Se há um grande triunfo no livro — e há! — é justamente o poder de inserir o leitor nas cenas sem parecer piegas ou inexato, pelo contrário. Sylvie Simmons compõe um prisma interessante, mostrando as facetas de Cohen. Tão metamórfico quanto David Bowie, o canadense tinha dentro de si muitos homens: o filho, o marido, o amante, o showman e o pai. Leonard foi como o personagem de seu poema em prosa O novo líder (disponível em português sob tradução de Fernando Koproski no livro Atrás das linhas inimigas do meu amor). O texto apresenta um jovem bêbado e lânguido, perdido entre a concupiscência e a santidade. Ao contrário do novo líder, à medida que envelheceu, Cohen percebeu que ambas as coisas podem ser uma só.
Se há um grande triunfo no livro — e há! — é justamente o poder de inserir o leitor nas cenas sem parecer piegas ou inexato.
Tudo branco
Sylvie, que já escreveu sobre as vidas de Neil Young e Serge Gainsbourg, enxerga Cohen como um homem comum, reservado e com pequenas peculiaridades — capaz de deixar a família para lutar na revolução cubana ou pedir desculpas a uma Janis Joplin já morta após revelar suas aventuras sexuais no famoso Chelsea Hotel. Cohen poderia ter feito parte da turma de Andy Warhol, mas foi vetado por “não ser chique o suficiente”.
Casos de rejeição e devoção povoam a vida de qualquer artista, entretanto, na trajetória de Leonard parece que tudo é intensificado. Ao mesmo tempo em que era um poeta festejado em Montreal, ele não conseguia viver de sua arte e precisa fazer pequenos trabalhos ou recorrer à herança deixada pelo pai. Let us compare mythologies (1957) e The spice-box of earth (1961), seus dois primeiros livros de poesia, não o tiraram de seu esconderijo involuntário e fizeram com que deixasse o Canadá para viver na ilha grega de Hidra. A experiência, literalmente lisérgica, foi um divisor de águas e o permitiu ter a liberdade literária que tanto esperava e ansiava, como se a distância do “mundo real” o fizesse um artista mais pleno e preenchido.
Esse período, registrado em Hidra 1960 (também de Atrás das linhas), pode ser resumido pelos versos:
Tudo o que se move é branco
uma gaivota, uma onda, um navio,
e se move puro demais para ser imitado.
Despedace a dor
(…)
Violente a dor,
arruíne a visão fácil,
o aviso fácil, a água
para os que precisam queimar.
Em I’m your man, Sylvie descreve os anos na ilha como uma bomba na vida mundana, uma espécie de cataclismo criativo que projetou Cohen para o momento certeiro em que se transformaria em um ícone da música canadense. Do tempo que viveu com a belíssima Marianne na ilha, compôs a icônica So long, Marianne, que entraria no seu primeiro LP, Songs of Leonard Cohen (1967).
Incansável
As jornadas de Leonard sempre foram às cegas, intuitivas e perigosas. Cohen jamais renunciou à poesia, porém, seu último livro, Book of longing, já completou uma década e nada mais foi lançado. I’m your man oferece algumas respostas. O inferno pessoal do artista, traído e roubado pela empresária/amiga/amante que o obrigou a voltar para estrada, a dedicação aos projetos musicais, como o disco Old ideas (2012) — que marcou o seu retorno definitivo.
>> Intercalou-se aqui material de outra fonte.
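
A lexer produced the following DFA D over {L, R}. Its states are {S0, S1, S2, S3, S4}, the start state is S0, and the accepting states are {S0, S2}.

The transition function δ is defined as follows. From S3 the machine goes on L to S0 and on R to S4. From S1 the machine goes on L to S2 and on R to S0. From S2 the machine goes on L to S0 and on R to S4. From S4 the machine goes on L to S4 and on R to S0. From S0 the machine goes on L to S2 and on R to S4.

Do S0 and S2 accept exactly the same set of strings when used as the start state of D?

Reachable states from the start: {S0,S2,S4}. Unreachable: {S1,S3} — drop them.
P0 = {S0,S2} | {S4}.
No further refinement is possible. Final partition (2 blocks): {S0,S2} | {S4}.
S0 and S2 lie in the same block of the stable partition, so they are equivalent — no string distinguishes them.

Yes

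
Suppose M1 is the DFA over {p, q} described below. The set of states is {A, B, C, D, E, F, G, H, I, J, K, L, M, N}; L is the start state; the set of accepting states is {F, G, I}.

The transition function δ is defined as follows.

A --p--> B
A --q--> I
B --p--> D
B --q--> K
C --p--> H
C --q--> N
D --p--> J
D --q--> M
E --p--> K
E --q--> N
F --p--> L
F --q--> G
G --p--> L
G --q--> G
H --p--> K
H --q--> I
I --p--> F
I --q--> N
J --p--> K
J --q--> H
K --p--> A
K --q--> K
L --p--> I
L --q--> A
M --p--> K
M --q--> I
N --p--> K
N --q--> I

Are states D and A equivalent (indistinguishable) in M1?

Reachable states from the start: {A,B,D,F,G,H,I,J,K,L,M,N}. Unreachable: {C,E} — drop them.
P0 = {F,G,I} | {A,B,D,H,J,K,L,M,N}.
Split {F,G,I} by δ(·,p) → {F,G} and {I}.
On input p, block {A,B,D,H,J,K,L,M,N} splits into {A,B,D,H,J,K,M,N} and {L}.
Refine {A,B,D,H,J,K,M,N} on symbol q: members go to different blocks, giving {A,H,M,N} and {B,D,J,K}.
Refine {B,D,J,K} on symbol p: members go to different blocks, giving {B,D,J} and {K}.
Split {A,H,M,N} by δ(·,p) → {H,M,N} and {A}.
On input p, block {B,D,J} splits into {B,D} and {J}.
On input p, block {B,D} splits into {B} and {D}.
Stable partition: {F,G} | {H,M,N} | {I} | {L} | {B} | {K} | {A} | {J} | {D} — 9 equivalence classes.
D and A end up in different blocks, so they are distinguishable. For instance, the string 'q' is accepted from only A.

No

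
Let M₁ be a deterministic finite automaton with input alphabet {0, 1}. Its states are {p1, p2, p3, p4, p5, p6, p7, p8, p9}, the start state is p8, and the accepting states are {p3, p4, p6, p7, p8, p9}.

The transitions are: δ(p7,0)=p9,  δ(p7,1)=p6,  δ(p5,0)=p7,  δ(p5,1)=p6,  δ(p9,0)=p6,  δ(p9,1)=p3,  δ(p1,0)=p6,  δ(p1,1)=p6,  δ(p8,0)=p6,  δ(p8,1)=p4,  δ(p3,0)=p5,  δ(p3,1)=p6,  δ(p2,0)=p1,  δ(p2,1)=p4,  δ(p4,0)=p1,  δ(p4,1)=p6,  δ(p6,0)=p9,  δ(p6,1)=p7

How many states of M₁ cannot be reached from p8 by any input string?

BFS from p8 reaches {p1, p3, p4, p5, p6, p7, p8, p9}; the 1 state(s) p2 are never visited.

1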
A biografia explora o homem contraditório por trás do elegante ladies’ man que parece ter nascido em um terno. Segundo Simmons, Cohen nunca foi alguém preso às certezas, mas sempre fiel às suas dúvidas. “Ele sempre esteve à procura do que é espiritual. Ele estudou cientologia, foi às igrejas cristãs, é um monge zen e conheceu a cultura hindu. Cohen é incansável, existe algo de romântico na sua noção de espiritual”, conta a jornalista ao Rascunho.
Qualquer imagem que enquadre Leonard é um erro. Assim como ele viajou entre os sons dos instrumentos e das palavras, para conhecê-lo é preciso estar disposto a compreender todos as nuances que o formaram, todos os equívocos que o fizeram retroceder.